Littoral finistérien / © Maxppp - Pol Derwenn
Littoral finistérien / © Maxppp - Pol Derwenn

Face aux protestations grandissantes, les députés ont lâché du lest vendredi au sujet des dérogations à la loi Littoral, pour permettre de nouvelles constructions dans les "dents creuses", mais strictement encadrées.

Par AFP


Les parlementaires avaient voté mi-mai en commission un amendement LREM au projet de loi sur le logement permettant, au cas par cas, le comblement des "dents creuses", des parcelles vides situées entre deux bâtiments construits dans un même hameau. C'est une revendication de nombreux élus de communes du littoral mais qui est contestée par les associations de défense de l'environnement.


Dès jeudi soir dans l'hémicycle, gouvernement et majorité se sont défendus d'être des "bétonneurs" face aux critiques de l'opposition. 
Elu de Saint-Malo (Ille-et-Vilaine), Gilles Lurton (LR) a évoqué le "cri qui monte de la France entière pour préserver" les littoraux, estimant que s'il fallait toucher à la loi de 1986, ce n'était "que d'une main tremblante".

L'ensemble de la gauche a demandé d'éviter toute "précipitation" et de ne pas "ouvrir la boîte de Pandore". L'élu corse Jean-Félix Acquaviva (non-inscrit) a aussi appelé les députés à être "des sentinelles" de la loi Littoral: "nous ne sommes pas dans un monde de bisounours, les forces de l'argent sont toujours là".

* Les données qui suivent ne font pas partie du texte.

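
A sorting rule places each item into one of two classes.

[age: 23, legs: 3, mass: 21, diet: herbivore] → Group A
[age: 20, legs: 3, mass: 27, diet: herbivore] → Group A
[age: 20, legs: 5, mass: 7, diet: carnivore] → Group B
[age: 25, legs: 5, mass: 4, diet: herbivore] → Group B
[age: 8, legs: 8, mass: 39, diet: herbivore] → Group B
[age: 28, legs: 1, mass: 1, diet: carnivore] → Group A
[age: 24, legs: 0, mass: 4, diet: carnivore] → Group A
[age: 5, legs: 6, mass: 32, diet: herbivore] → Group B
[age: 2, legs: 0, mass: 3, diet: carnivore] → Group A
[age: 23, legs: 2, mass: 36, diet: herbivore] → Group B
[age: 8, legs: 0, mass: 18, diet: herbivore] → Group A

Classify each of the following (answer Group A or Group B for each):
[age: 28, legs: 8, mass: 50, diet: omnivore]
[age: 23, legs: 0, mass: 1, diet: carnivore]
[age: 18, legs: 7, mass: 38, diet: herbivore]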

"Sans faire de mauvais jeu de mots, ce sujet est explosif dans certaines régions", a lancé vendredi le socialiste François Pupponi, élu de Seine-Saint-Denis, mais attaché à la Corse. Dans le texte, "il n'y en a que pour les Bretons!", s'est-il récrié.

Tricoter "dans le bon sens"

Pour sa part, le ministre de la Cohésion des territoires Jacques Mézard a réaffirmé "tenir bon sur la loi Littoral" et mis sur la table, avec son secrétaire d'Etat un amendement pour éviter "des interprétations malencontreuses".

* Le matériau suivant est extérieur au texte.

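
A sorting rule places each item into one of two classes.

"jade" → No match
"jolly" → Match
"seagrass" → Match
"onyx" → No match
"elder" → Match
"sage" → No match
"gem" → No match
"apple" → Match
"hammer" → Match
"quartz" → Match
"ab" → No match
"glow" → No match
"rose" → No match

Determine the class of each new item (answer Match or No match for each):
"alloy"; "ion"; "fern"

Match, No match, No match

Rule: length ≥ 5. This holds for each 'Match' example and fails for each 'No match' one.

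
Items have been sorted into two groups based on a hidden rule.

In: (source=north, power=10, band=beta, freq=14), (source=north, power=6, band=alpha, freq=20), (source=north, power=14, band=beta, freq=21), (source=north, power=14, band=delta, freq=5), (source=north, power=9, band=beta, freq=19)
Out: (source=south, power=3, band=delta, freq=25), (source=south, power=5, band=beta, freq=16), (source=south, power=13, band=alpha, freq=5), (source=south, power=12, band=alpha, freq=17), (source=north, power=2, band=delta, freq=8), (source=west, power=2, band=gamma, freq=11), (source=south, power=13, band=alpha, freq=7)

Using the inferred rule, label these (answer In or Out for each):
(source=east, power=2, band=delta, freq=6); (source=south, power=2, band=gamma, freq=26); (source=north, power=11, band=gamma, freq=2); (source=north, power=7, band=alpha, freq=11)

'In' ⟺ source is north AND power ≥ 3.
(source=east, power=2, band=delta, freq=6) — source is east, power = 2, hence Out.
(source=south, power=2, band=gamma, freq=26) — source is south, power = 2, hence Out.
(source=north, power=11, band=gamma, freq=2) — source is north, power = 11, hence In.
(source=north, power=7, band=alpha, freq=11) — source is north, power = 7, hence In.

Out, Out, In, In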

La "possibilité de densifier les formes urbaines intermédiaires" ne pourra "s'appliquer ni dans la bande des 100 mètres" du littoral, ni "dans les espaces proches du rivage", indique son exposé des motifs. Les "rives des plans d'eau", comme en montagne, ne seront pas concernés non plus, a fait préciser la droite.

Autre garantie donnée, via des propositions LREM, MoDem et LR: les nouvelles constructions devront améliorer "l'offre de logement" ou prévoir l'"implantation de services publics" et une urbanisation dans les "dents creuses" ne pourra porter atteinte
"à l'environnement ou aux paysages".

Assez isolée, l'Insoumise Sabine Rubin s'est élevée contre l'ensemble du dispositif, jugeant qu'"on détricotait la loi Littoral" malgré ces ajustements. "On tricote dans le bon sens", lui a rétorqué M. Mézard.

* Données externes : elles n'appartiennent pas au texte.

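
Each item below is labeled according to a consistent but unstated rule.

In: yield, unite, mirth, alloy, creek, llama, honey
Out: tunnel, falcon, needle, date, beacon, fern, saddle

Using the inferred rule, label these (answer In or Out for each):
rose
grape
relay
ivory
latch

Out, In, In, In, In

The classifier is using: odd length.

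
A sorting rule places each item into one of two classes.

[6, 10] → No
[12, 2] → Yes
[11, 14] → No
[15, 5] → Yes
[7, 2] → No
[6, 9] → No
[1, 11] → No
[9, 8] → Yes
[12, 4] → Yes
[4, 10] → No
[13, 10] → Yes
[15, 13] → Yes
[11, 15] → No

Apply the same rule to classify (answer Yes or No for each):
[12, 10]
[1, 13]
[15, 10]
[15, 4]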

Autre recul du gouvernement face à la contestation: les dérogations introduites en commission pour permettre l'installation en "discontinuité d'urbanisation" d'équipements collectifs dans les territoires "ultra-marins" et "insulaires de métropole" ont été supprimées.

Dans un communiqué, Le groupe PS se félicitait d'avoir "fait barrage à la bétonisation de notre littoral" tandis que le LR Thibault Bazin se réjouissait que "le patrimoine de notre littoral sera ainsi préservé".

La première lecture du projet de loi "Elan" et ses quelque 2 000 amendements restants doit se poursuivre jusqu'à mercredi, week-end compris.